Tuesday, April 3, 2018

Deep in the Piney Woods of Texas


Bon Weir is in Newton County Texas, a few miles west of the Louisiana border. Bon Weir is a crossroads community, at the intersections of Farm Roads 363 and 1416 and U.S. Highway 190.

“The town was established in 1905 as a station on the Jasper and Eastern Railway, which linked Kirbyville to the Sabine River, and was named for B. F. Bonner and R. W. Wier, manager and surgeon, respectively, of the Kirby Lumber Company. The company built Bon Wier to take advantage of the lush forests in the vicinity as part of its huge expansion program. Specifically, the town was to serve Trotti and Lee's Mill. Bon Wier opened a post office in 1906. Logging camps operated there from 1918 to 1924, again from 1927 to 1929, and finally from 1932 to 1935. The Gulf, Colorado and Santa Fe Railway acquired the 17½-mile Jasper and Eastern in 1948, before becoming the Atchison, Topeka and Santa Fe the same year. Several sawmills still operated in Bon Wier in 1990. Its population, estimated to be about 300 in 1936, reached an apparent high of 500 during the late 1940s before dropping slightly in the 1960s to an estimated 475, a level it maintained in 1990.”

https://tshaonline.org/handbook/online/articles/hlb44

Kirby Lumber Co. at one time controlled more than 300,000 acres of East Texas pineland and operated 13 sawmills. With investors from Boston, John Henry Kirby built the Gulf, Beaumont and Kansas City Railroad. Sale of the railroad to Atchison, Topeka and Santa Fe Railroad led to organization of the Houston Oil Co. of Texas and Kirby’s lumber company. Although owning or leasing thousands of acres of pine wood in East Texas, Kirby lived almost all his adult life in Houston.

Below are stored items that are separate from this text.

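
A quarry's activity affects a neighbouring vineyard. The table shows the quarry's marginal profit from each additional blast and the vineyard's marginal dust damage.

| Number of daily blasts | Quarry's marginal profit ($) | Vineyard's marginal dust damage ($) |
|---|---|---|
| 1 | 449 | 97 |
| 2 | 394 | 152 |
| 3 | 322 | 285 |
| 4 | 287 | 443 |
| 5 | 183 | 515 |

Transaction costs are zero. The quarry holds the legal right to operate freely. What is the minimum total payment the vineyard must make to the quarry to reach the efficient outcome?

$470

Left alone the quarry would choose level 5 (marginal profit stays positive).
Efficient level: k* = 3 (marginal profit ≥ marginal dust damage through 3).
The vineyard must at least cover the quarry's forgone profit from cutting 5→3: 287 + 183 = 470.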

Here is a link to photographs of Bon Weir:

http://www.texasescapes.com/EastTexasTowns/Bon-Wier-Texas.htm

Belgrade is a few miles south-southwest of Bon Weir.

Wikipedia says of Newton County: “As of 2000, it had the second-lowest population density for all counties in East Texas, behind only Red River County, and the lowest population density in Deep East Texas.”